La falta de capacidad económica de su hija Rosa no le impidió hacerse con un Porsche valorado en 100.000 euros, que fue vendido a su propia madre por la mitad del desembolso inicial. La Agencia Tributaria constata que cuando Rosa adquirió el vehículo no contaba con capacidad económica para hacer frente a este gasto por lo que habrían hecho falta fondos provenientes de terceras personas para explicar por qué pudieron ser sufragados estos gastos. Además, se remarca que sus rendimientos de trabajo fueron de apenas 15.000 euros en 2011 pero eso no impidió que unos pocos meses después adquiriese una vivienda en Madrid.
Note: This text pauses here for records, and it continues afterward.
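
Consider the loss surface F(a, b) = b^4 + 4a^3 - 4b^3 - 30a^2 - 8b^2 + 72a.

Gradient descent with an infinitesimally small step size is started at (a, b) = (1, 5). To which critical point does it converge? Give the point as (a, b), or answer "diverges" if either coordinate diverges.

diverges

F is separable, so gradient descent decouples: a follows -∂F/∂a, b follows -∂F/∂b.
∂F/∂a = 12(a - 3)(a - 2); at a=1 this is 24, so a decreases.
∂F/∂b = 4b(b - 4)(b + 1); at b=5 this is 120, so b decreases.
The a-coordinate has no critical point in that direction and runs off to infinity.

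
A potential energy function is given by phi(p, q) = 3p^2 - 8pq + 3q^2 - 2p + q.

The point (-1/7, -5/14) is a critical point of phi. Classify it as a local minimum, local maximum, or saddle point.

The Hessian of phi is constant: H = [[6, -8], [-8, 6]].
det(H) = 6·6 − (-8)² = -28.
Since det(H) < 0, H is indefinite and the critical point is a saddle point.

saddle point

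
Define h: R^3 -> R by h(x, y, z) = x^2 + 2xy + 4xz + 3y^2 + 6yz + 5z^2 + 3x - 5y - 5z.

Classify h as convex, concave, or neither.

h is quadratic, so its Hessian is the constant matrix H = [[2, 2, 4], [2, 6, 6], [4, 6, 10]].
Leading principal minors: 2, 8, 8.
All positive ⇒ H ≻ 0 ⇒ convex.

convex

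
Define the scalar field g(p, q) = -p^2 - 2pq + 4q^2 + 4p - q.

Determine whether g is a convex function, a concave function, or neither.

g is quadratic, so its Hessian is the constant matrix H = [[-2, -2], [-2, 8]].
det(H) = -20, tr(H) = 6.
det(H) < 0, so H is indefinite: neither convex nor concave.

neither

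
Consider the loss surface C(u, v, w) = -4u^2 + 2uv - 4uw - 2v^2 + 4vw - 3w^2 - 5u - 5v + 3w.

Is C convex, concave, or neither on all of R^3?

concave

C is quadratic, so its Hessian is the constant matrix H = [[-8, 2, -4], [2, -4, 4], [-4, 4, -6]].
Leading principal minors: -8, 28, -40.
Signs alternate −, +, − ⇒ H ≺ 0 ⇒ concave.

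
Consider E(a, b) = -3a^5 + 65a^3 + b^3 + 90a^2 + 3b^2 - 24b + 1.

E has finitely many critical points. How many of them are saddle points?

E separates as a function of a plus a function of b, so ∇E=0 decouples.
∂E/∂a = -15a(a - 4)(a + 1)(a + 3) = 0 at a ∈ {-3, -1, 0, 4}; ∂E/∂b = 3(b - 2)(b + 4) = 0 at b ∈ {-4, 2}.
The Hessian is diagonal: diag(E_aa, E_bb). Second derivatives: E_aa(-3)=630, E_aa(-1)=-150, E_aa(0)=180, E_aa(4)=-2100; E_bb(-4)=-18, E_bb(2)=18.
Saddle points occur where the two diagonal entries have opposite signs: (-3, -4), (-1, 2), (0, -4), (4, 2). Count: 4.

4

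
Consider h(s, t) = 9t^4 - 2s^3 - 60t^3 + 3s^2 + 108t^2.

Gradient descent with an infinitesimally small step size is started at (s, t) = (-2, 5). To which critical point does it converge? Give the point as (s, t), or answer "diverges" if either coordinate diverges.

(0, 3)

h is separable, so gradient descent decouples: s follows -∂h/∂s, t follows -∂h/∂t.
∂h/∂s = -6s(s - 1); at s=-2 this is -36, so s increases.
∂h/∂t = 36t(t - 3)(t - 2); at t=5 this is 1080, so t decreases.
s converges to its nearest critical value 0 (a local min of the s-part); t converges to 3. The iterate converges to (0, 3).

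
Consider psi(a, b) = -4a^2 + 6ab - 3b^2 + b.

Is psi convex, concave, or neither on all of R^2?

concave

psi is quadratic, so its Hessian is the constant matrix H = [[-8, 6], [6, -6]].
det(H) = 12, tr(H) = -14.
det(H) > 0 and tr(H) < 0, so H is negative definite everywhere: concave.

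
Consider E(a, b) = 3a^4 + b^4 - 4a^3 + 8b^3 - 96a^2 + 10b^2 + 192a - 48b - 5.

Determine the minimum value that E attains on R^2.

E(a,b) separates as P(a) + Q(b) − 5, so its minimum is min P + min Q − 5.
P'(a) = 12(a - 4)(a - 1)(a + 4) vanishes at a ∈ {-4, 1, 4}; Q'(b) = 4(b - 1)(b + 3)(b + 4) vanishes at b ∈ {-4, -3, 1}.
Local minima of P (where P''>0): P(-4)=-1280, P(4)=-256. Local minima of Q: Q(-4)=96, Q(1)=-29.
So the global minimum of E is P(-4) + Q(1) − 5 = -1280 − 29 − 5 = -1314, attained at (-4, 1).

-1314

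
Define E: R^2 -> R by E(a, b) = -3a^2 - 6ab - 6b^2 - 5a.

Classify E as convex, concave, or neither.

concave

E is quadratic, so its Hessian is the constant matrix H = [[-6, -6], [-6, -12]].
det(H) = 36, tr(H) = -18.
det(H) > 0 and tr(H) < 0, so H is negative definite everywhere: concave.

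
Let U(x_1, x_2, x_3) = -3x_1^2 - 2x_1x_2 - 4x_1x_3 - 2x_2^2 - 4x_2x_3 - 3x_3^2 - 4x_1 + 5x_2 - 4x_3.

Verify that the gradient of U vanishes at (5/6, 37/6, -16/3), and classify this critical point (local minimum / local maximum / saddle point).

local maximum

∇U = (-6x_1 - 2x_2 - 4x_3 - 4, -2x_1 - 4x_2 - 4x_3 + 5, -4x_1 - 4x_2 - 6x_3 - 4); substituting (5/6, 37/6, -16/3) gives ∇U = (0, 0, 0), so (5/6, 37/6, -16/3) is indeed a critical point.
The Hessian is constant: H = [[-6, -2, -4], [-2, -4, -4], [-4, -4, -6]].
Leading principal minors: Δ₁ = -6, Δ₂ = 20, Δ₃ = -24.
The minors alternate sign starting negative (−, +, −), so H is negative definite: a local maximum.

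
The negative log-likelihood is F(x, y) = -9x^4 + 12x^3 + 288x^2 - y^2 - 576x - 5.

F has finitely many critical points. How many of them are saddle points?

F separates as a function of x plus a function of y, so ∇F=0 decouples.
∂F/∂x = -36(x - 4)(x - 1)(x + 4) = 0 at x ∈ {-4, 1, 4}; ∂F/∂y = -2y = 0 at y ∈ {0}.
The Hessian is diagonal: diag(F_xx, F_yy). Second derivatives: F_xx(-4)=-1440, F_xx(1)=540, F_xx(4)=-864; F_yy(0)=-2.
Saddle points occur where the two diagonal entries have opposite signs: (1, 0). Count: 1.

1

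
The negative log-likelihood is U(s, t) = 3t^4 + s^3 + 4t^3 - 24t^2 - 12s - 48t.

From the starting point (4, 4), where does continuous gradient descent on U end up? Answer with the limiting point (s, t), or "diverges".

(2, 2)

U is separable, so gradient descent decouples: s follows -∂U/∂s, t follows -∂U/∂t.
∂U/∂s = 3(s - 2)(s + 2); at s=4 this is 36, so s decreases.
∂U/∂t = 12(t - 2)(t + 1)(t + 2); at t=4 this is 720, so t decreases.
s converges to its nearest critical value 2 (a local min of the s-part); t converges to 2. The iterate converges to (2, 2).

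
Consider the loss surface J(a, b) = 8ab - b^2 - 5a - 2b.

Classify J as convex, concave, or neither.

neither

J is quadratic, so its Hessian is the constant matrix H = [[0, 8], [8, -2]].
det(H) = -64, tr(H) = -2.
det(H) < 0, so H is indefinite: neither convex nor concave.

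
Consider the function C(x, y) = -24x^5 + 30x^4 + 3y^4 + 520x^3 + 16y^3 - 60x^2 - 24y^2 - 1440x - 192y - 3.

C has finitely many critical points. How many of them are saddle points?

6

C separates as a function of x plus a function of y, so ∇C=0 decouples.
∂C/∂x = -120(x - 4)(x - 1)(x + 1)(x + 3) = 0 at x ∈ {-3, -1, 1, 4}; ∂C/∂y = 12(y - 2)(y + 2)(y + 4) = 0 at y ∈ {-4, -2, 2}.
The Hessian is diagonal: diag(C_xx, C_yy). Second derivatives: C_xx(-3)=6720, C_xx(-1)=-2400, C_xx(1)=2880, C_xx(4)=-12600; C_yy(-4)=144, C_yy(-2)=-96, C_yy(2)=288.
Saddle points occur where the two diagonal entries have opposite signs: (-3, -2), (-1, -4), (-1, 2), (1, -2), (4, -4), (4, 2). Count: 6.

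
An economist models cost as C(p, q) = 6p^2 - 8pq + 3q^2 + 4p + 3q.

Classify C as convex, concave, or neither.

convex

C is quadratic, so its Hessian is the constant matrix H = [[12, -8], [-8, 6]].
det(H) = 8, tr(H) = 18.
det(H) > 0 and tr(H) > 0, so H is positive definite everywhere: convex.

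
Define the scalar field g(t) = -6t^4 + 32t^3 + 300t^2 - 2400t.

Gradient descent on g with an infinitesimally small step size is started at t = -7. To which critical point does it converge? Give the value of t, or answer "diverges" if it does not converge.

diverges

g'(t) = -24(t - 5)(t - 4)(t + 5), so g'(-7) = 6336.
Gradient descent moves in the -g' direction, i.e. t is decreasing.
There is no critical point below t=-7, and g' keeps the same sign, so the iterate runs off to −∞.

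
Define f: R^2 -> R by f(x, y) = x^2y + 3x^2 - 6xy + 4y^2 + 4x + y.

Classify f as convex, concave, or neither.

The term x^2y is cubic, so the Hessian is not constant.
∂²f/∂x² = 2y + 6, which takes both signs as y varies (negative for sufficiently negative y). A diagonal entry of the Hessian changing sign means the Hessian is neither positive- nor negative-semidefinite on all of R^2.

neither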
La otra hija del matrimonio, María, también compró un piso en la capital y, al igual que su hermana, un vehículo de alta gama, en este caso un Range Rover de casi 68.000 euros. Una vez más los investigadores no pudieron encontrar unos fondos suficientes que pudiesen hacer frente a estos. De hecho, no constan ingresos «procedentes de rendimientos del trabajo y de actividades económicas hasta el año 2012, fecha en la que empezó a trabajar en el ministerio de Industria, por lo que se infiere que el pago de este vehículo lo podría haber efectuado un tercero» según los propios investigadores.

El informe elaborado por el grupo de delitos contra la administración de la Unidad Central Operativa (UCO) verifica así diferentes donaciones entre las que destaca una de 340.000 euros a María en el año 2009, otra de 280.000 en octubre de 2016 a Rosa y una última de algo más de 300.000 a esta última un año después. Algo más de 920.000 euros en total. Rosa ya contaba desde 2011 con medio millón de euros en sus cuentas bancarias por lo que tampoco se podría descartar que hubieran habido otras transferencia de fondos que habrían tenido lugar con anterioridad.
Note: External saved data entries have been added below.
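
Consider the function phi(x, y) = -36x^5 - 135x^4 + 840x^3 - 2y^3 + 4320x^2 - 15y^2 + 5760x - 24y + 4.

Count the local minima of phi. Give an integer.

2

phi separates as a function of x plus a function of y, so ∇phi=0 decouples.
∂phi/∂x = -180(x - 4)(x + 1)(x + 2)(x + 4) = 0 at x ∈ {-4, -2, -1, 4}; ∂phi/∂y = -6(y + 1)(y + 4) = 0 at y ∈ {-4, -1}.
The Hessian is diagonal: diag(phi_xx, phi_yy). Second derivatives: phi_xx(-4)=8640, phi_xx(-2)=-2160, phi_xx(-1)=2700, phi_xx(4)=-43200; phi_yy(-4)=18, phi_yy(-1)=-18.
Local minima occur where both diagonal entries positive: (-4, -4), (-1, -4). Count: 2.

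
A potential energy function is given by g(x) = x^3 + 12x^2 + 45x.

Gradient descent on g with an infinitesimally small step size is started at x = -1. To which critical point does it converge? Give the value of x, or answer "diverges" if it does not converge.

g'(x) = 3(x + 3)(x + 5), so g'(-1) = 24.
Gradient descent moves in the -g' direction, i.e. x is decreasing.
The nearest critical point in that direction is x = -3, where g'' = 6 > 0 (a local minimum). The iterate converges there.

-3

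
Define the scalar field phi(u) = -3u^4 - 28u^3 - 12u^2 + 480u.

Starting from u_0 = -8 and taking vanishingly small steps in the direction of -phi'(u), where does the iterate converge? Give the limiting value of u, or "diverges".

diverges

phi'(u) = -12(u - 2)(u + 4)(u + 5), so phi'(-8) = 1440.
Gradient descent moves in the -phi' direction, i.e. u is decreasing.
There is no critical point below u=-8, and phi' keeps the same sign, so the iterate runs off to −∞.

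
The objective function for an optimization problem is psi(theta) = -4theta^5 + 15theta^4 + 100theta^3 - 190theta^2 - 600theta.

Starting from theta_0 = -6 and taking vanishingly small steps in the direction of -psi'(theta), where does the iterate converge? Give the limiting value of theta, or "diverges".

psi'(theta) = -20(theta - 5)(theta - 2)(theta + 1)(theta + 3), so psi'(-6) = -26400.
Gradient descent moves in the -psi' direction, i.e. theta is increasing.
The nearest critical point in that direction is theta = -3, where psi'' = 1600 > 0 (a local minimum). The iterate converges there.

-3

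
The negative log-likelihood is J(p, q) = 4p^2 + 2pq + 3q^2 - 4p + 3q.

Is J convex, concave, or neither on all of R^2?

J is quadratic, so its Hessian is the constant matrix H = [[8, 2], [2, 6]].
det(H) = 44, tr(H) = 14.
det(H) > 0 and tr(H) > 0, so H is positive definite everywhere: convex.

convex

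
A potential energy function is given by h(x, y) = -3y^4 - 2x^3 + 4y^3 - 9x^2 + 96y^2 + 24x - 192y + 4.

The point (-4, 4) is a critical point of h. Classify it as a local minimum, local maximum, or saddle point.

saddle point

The mixed partial ∂²h/∂x∂y is 0, so the Hessian at any point is diag(h_xx, h_yy) = diag(-6(2x + 3), 12(-3y^2 + 2y + 16)).
At (-4, 4): H = diag(30, -288).
The eigenvalues have opposite signs, so H is indefinite: a saddle point.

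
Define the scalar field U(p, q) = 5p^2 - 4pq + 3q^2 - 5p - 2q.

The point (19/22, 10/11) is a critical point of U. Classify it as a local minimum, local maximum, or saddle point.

The Hessian of U is constant: H = [[10, -4], [-4, 6]].
det(H) = 10·6 − (-4)² = 44.
det(H) > 0 and tr(H) = 16 > 0, so H is positive definite and the point is a local minimum.

local minimum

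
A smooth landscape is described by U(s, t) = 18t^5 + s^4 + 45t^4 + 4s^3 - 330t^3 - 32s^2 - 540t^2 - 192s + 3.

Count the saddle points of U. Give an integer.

U separates as a function of s plus a function of t, so ∇U=0 decouples.
∂U/∂s = 4(s - 4)(s + 3)(s + 4) = 0 at s ∈ {-4, -3, 4}; ∂U/∂t = 90t(t - 3)(t + 1)(t + 4) = 0 at t ∈ {-4, -1, 0, 3}.
The Hessian is diagonal: diag(U_ss, U_tt). Second derivatives: U_ss(-4)=32, U_ss(-3)=-28, U_ss(4)=224; U_tt(-4)=-7560, U_tt(-1)=1080, U_tt(0)=-1080, U_tt(3)=7560.
Saddle points occur where the two diagonal entries have opposite signs: (-4, -4), (-4, 0), (-3, -1), (-3, 3), (4, -4), (4, 0). Count: 6.

6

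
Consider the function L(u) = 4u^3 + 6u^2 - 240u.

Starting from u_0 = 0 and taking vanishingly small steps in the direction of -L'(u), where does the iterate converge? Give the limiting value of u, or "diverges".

4

L'(u) = 12(u - 4)(u + 5), so L'(0) = -240.
Gradient descent moves in the -L' direction, i.e. u is increasing.
The nearest critical point in that direction is u = 4, where L'' = 108 > 0 (a local minimum). The iterate converges there.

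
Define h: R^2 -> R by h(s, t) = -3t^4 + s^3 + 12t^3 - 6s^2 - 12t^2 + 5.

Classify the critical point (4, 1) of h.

The mixed partial ∂²h/∂s∂t is 0, so the Hessian at any point is diag(h_ss, h_tt) = diag(6(s - 2), 12(-3t^2 + 6t - 2)).
At (4, 1): H = diag(12, 12).
Both eigenvalues are positive, so H is positive definite: a local minimum.

local minimum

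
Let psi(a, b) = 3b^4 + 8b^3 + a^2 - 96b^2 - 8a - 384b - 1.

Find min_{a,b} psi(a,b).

psi(a,b) separates as P(a) + Q(b) − 1, so its minimum is min P + min Q − 1.
P'(a) = 2a - 8 vanishes at a ∈ {4}; Q'(b) = 12(b - 4)(b + 2)(b + 4) vanishes at b ∈ {-4, -2, 4}.
Local minima of P (where P''>0): P(4)=-16. Local minima of Q: Q(-4)=256, Q(4)=-1792.
So the global minimum of psi is P(4) + Q(4) − 1 = -16 − 1792 − 1 = -1809, attained at (4, 4).

-1809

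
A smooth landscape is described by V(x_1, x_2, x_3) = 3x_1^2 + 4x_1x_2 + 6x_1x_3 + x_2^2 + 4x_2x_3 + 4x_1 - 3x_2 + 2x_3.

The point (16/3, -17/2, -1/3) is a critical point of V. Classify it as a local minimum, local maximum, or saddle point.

saddle point

The Hessian is constant: H = [[6, 4, 6], [4, 2, 4], [6, 4, 0]].
Leading principal minors: Δ₁ = 6, Δ₂ = -4, Δ₃ = 24.
The minors fit neither the all-positive nor the alternating-sign pattern, so H is indefinite: a saddle point.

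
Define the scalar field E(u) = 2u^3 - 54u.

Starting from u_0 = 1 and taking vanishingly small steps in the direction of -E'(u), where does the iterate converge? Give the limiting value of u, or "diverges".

E'(u) = 6(u - 3)(u + 3), so E'(1) = -48.
Gradient descent moves in the -E' direction, i.e. u is increasing.
The nearest critical point in that direction is u = 3, where E'' = 36 > 0 (a local minimum). The iterate converges there.

3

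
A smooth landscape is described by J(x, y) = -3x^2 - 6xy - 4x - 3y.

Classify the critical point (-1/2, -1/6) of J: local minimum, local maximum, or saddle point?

saddle point

The Hessian of J is constant: H = [[-6, -6], [-6, 0]].
det(H) = (-6)·0 − (-6)² = -36.
Since det(H) < 0, H is indefinite and the critical point is a saddle point.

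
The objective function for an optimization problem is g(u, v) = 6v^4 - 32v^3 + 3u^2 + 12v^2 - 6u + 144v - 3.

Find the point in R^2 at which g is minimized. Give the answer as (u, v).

(1, -1)

g(u,v) separates as P(u) + Q(v) − 3, so its minimum is min P + min Q − 3.
P'(u) = 6u - 6 vanishes at u ∈ {1}; Q'(v) = 24(v - 3)(v - 2)(v + 1) vanishes at v ∈ {-1, 2, 3}.
Local minima of P (where P''>0): P(1)=-3. Local minima of Q: Q(-1)=-94, Q(3)=162.
So the global minimum of g is P(1) + Q(-1) − 3 = -3 − 94 − 3 = -100, attained at (1, -1).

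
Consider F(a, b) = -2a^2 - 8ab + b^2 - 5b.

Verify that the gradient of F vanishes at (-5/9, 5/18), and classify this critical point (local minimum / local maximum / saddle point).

saddle point

∇F = (-4a - 8b, -8a + 2b - 5); substituting (-5/9, 5/18) gives ∇F = (0, 0), so (-5/9, 5/18) is indeed a critical point.
The Hessian of F is constant: H = [[-4, -8], [-8, 2]].
det(H) = (-4)·2 − (-8)² = -72.
Since det(H) < 0, H is indefinite and the critical point is a saddle point.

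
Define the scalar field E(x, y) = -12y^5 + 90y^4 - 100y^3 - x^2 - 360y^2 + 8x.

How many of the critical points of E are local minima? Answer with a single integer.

0

E separates as a function of x plus a function of y, so ∇E=0 decouples.
∂E/∂x = -2(x - 4) = 0 at x ∈ {4}; ∂E/∂y = -60y(y - 4)(y - 3)(y + 1) = 0 at y ∈ {-1, 0, 3, 4}.
The Hessian is diagonal: diag(E_xx, E_yy). Second derivatives: E_xx(4)=-2; E_yy(-1)=1200, E_yy(0)=-720, E_yy(3)=720, E_yy(4)=-1200.
Local minima occur where both diagonal entries positive: none. Count: 0.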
Los investigadores también destacan la relación existente entre María y Joaquín Barceló, exdirector del Centro de Desarrollo Turístico de Benidorm y uno de los presuntos testaferros. Los investigadores señalan que llama la atención que María, unos pocos días antes de la compra del coche, «se adeude un cheque bancario por importe de 100.000 euros en una de las cuentas bancarias de titularidad de Joaquín Barceló».
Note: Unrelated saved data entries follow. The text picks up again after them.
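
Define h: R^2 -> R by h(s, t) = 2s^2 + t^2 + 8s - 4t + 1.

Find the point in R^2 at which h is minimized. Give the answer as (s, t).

(-2, 2)

h(s,t) separates as P(s) + Q(t) + 1, so its minimum is min P + min Q + 1.
P'(s) = 4s + 8 vanishes at s ∈ {-2}; Q'(t) = 2(t - 2) vanishes at t ∈ {2}.
Local minima of P (where P''>0): P(-2)=-8. Local minima of Q: Q(2)=-4.
So the global minimum of h is P(-2) + Q(2) + 1 = -8 − 4 + 1 = -11, attained at (-2, 2).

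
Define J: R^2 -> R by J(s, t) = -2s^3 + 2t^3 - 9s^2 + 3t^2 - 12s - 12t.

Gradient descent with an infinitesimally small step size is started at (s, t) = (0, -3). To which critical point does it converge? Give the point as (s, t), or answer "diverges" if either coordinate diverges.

J is separable, so gradient descent decouples: s follows -∂J/∂s, t follows -∂J/∂t.
∂J/∂s = -6(s + 1)(s + 2); at s=0 this is -12, so s increases.
∂J/∂t = 6(t - 1)(t + 2); at t=-3 this is 24, so t decreases.
The s-coordinate has no critical point in that direction and runs off to infinity.

diverges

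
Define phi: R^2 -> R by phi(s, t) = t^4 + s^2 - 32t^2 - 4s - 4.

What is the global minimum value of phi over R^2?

phi(s,t) separates as P(s) + Q(t) − 4, so its minimum is min P + min Q − 4.
P'(s) = 2s - 4 vanishes at s ∈ {2}; Q'(t) = 4t(t - 4)(t + 4) vanishes at t ∈ {-4, 0, 4}.
Local minima of P (where P''>0): P(2)=-4. Local minima of Q: Q(-4)=-256, Q(4)=-256.
So the global minimum of phi is P(2) + Q(-4) − 4 = -4 − 256 − 4 = -264, attained at (2, -4).

-264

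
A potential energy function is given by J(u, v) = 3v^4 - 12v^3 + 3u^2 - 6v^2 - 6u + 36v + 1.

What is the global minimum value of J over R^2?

J(u,v) separates as P(u) + Q(v) + 1, so its minimum is min P + min Q + 1.
P'(u) = 6u - 6 vanishes at u ∈ {1}; Q'(v) = 12(v - 3)(v - 1)(v + 1) vanishes at v ∈ {-1, 1, 3}.
Local minima of P (where P''>0): P(1)=-3. Local minima of Q: Q(-1)=-27, Q(3)=-27.
So the global minimum of J is P(1) + Q(-1) + 1 = -3 − 27 + 1 = -29, attained at (1, -1).

-29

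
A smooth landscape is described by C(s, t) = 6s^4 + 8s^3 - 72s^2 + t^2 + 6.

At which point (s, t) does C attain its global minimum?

(-3, 0)

C(s,t) separates as P(s) + Q(t) + 6, so its minimum is min P + min Q + 6.
P'(s) = 24s(s - 2)(s + 3) vanishes at s ∈ {-3, 0, 2}; Q'(t) = 2t vanishes at t ∈ {0}.
Local minima of P (where P''>0): P(-3)=-378, P(2)=-128. Local minima of Q: Q(0)=0.
So the global minimum of C is P(-3) + Q(0) + 6 = -378 + 0 + 6 = -372, attained at (-3, 0).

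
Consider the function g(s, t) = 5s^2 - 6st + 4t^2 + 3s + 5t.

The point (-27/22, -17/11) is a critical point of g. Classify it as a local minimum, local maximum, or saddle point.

The Hessian of g is constant: H = [[10, -6], [-6, 8]].
det(H) = 10·8 − (-6)² = 44.
det(H) > 0 and tr(H) = 18 > 0, so H is positive definite and the point is a local minimum.

local minimum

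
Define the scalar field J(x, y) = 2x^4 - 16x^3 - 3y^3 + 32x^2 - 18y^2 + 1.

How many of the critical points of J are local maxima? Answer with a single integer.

1

J separates as a function of x plus a function of y, so ∇J=0 decouples.
∂J/∂x = 8x(x - 4)(x - 2) = 0 at x ∈ {0, 2, 4}; ∂J/∂y = -9y(y + 4) = 0 at y ∈ {-4, 0}.
The Hessian is diagonal: diag(J_xx, J_yy). Second derivatives: J_xx(0)=64, J_xx(2)=-32, J_xx(4)=64; J_yy(-4)=36, J_yy(0)=-36.
Local maxima occur where both diagonal entries negative: (2, 0). Count: 1.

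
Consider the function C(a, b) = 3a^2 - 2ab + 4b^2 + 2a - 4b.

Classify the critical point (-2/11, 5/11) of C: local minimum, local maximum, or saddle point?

The Hessian of C is constant: H = [[6, -2], [-2, 8]].
det(H) = 6·8 − (-2)² = 44.
det(H) > 0 and tr(H) = 14 > 0, so H is positive definite and the point is a local minimum.

local minimum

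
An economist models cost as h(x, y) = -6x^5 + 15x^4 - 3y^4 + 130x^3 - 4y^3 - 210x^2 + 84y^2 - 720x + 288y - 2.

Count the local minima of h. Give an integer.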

La UCO señala que Rosa Barceló, mujer del expresidente e investigada en el marco de la 'operación Erial', tendría un papel relevante tal y como se apuntó en los primeros informes. Barceló habría sido una pieza relevante en una trama en la que habría movido fondos desde la mercantil Costera del Glorio SL, en el epicentro de la trama, «en aparente beneficio de Zaplana y de ella misma», según los investigadores. Una parte significativa de estos fondos habría ido a parar a sus colaboradores pero otra habría terminado en manos de las herederas a través de las donaciones.